Think-tanks and advisers have been busy pushing out other papers outlining ways to ensure the wealthy and the elderly also face retribution. With the young being one of the most economically impacted groups in terms of job losses and prospects, coronavirus is heaping a new injustice onto their pre-pandemic discontent. Research by the Resolution Foundation shows that someone heading into their 30s in the last decade had 25 per cent less wealth than someone reaching the same age a decade earlier, while someone reaching their 60s had 50 per cent more wealth than someone getting to the same age 10 years before them.

In view of that it is harder to argue against the case for taxes on wealth and assets - even where there is no income to pay them. Recent proposals include a wealth tax that would include pension pots and homes, and a property tax that would replace the existing council tax with one that is continuously updated and proportional-to-value. This would mean, for example, that the council tax on a property that is worth nine times more than a less valuable one would be nine times as much as that on the latter (currently it is a maximum of 3.5 times). Pensioners who opted to sell up to avoid a much higher charge would also face the prospect of having to accept a lower price from buyers reluctant to lock themselves into high future tax payments.

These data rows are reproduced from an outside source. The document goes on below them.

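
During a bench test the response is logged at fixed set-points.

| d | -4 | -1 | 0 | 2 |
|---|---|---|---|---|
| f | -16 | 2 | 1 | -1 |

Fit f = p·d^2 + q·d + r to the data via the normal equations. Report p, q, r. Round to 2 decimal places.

p = -1.05, q = 0.33, r = 2.26

With design matrix X, XᵀX = [[273, -57, 21]; [-57, 21, -3]; [21, -3, 4]] and Xᵀf = [-258, 60, -14]ᵀ.
Row-reducing yields p = -21/20, q = 33/100, r = 113/50.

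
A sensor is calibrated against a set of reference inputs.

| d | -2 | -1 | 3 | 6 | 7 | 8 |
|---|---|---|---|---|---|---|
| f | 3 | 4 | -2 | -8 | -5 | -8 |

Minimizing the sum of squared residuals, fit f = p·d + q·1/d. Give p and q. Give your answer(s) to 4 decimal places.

p = -0.9017, q = -2.6695

AᵀA·[p, q]ᵀ = Aᵀf reads: 163·p + 6·q = -163;  6·p + (40217/28224)·q = -129/14.
(Σd·d = 163, Σd·1/d = 6, Σ1/d·1/d = 40217/28224, Σd·f = -163, Σ1/d·f = -129/14.)
Determinant 163·(40217/28224) − 6² = 5539307/28224.
p = ((-163)·(40217/28224) − 6·(-129/14))/(5539307/28224) = -4994987/5539307; q = (163·(-129/14) − 6·(-163))/(5539307/28224) = -14787360/5539307.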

Higher tax rates and smaller tax-free allowances on investment gains and reduced tax relief on pension contributions are also under consideration.

The chancellor is facing difficult choices, as he decides who, ultimately, will pay the nation’s bill. But tax rises of one sort or another are inevitable, as is the fact they are highly likely to be coming the way of the boomer generation. The ending of the pandemic will bring immense relief for all, but its painful effects will endure for some for many years to come.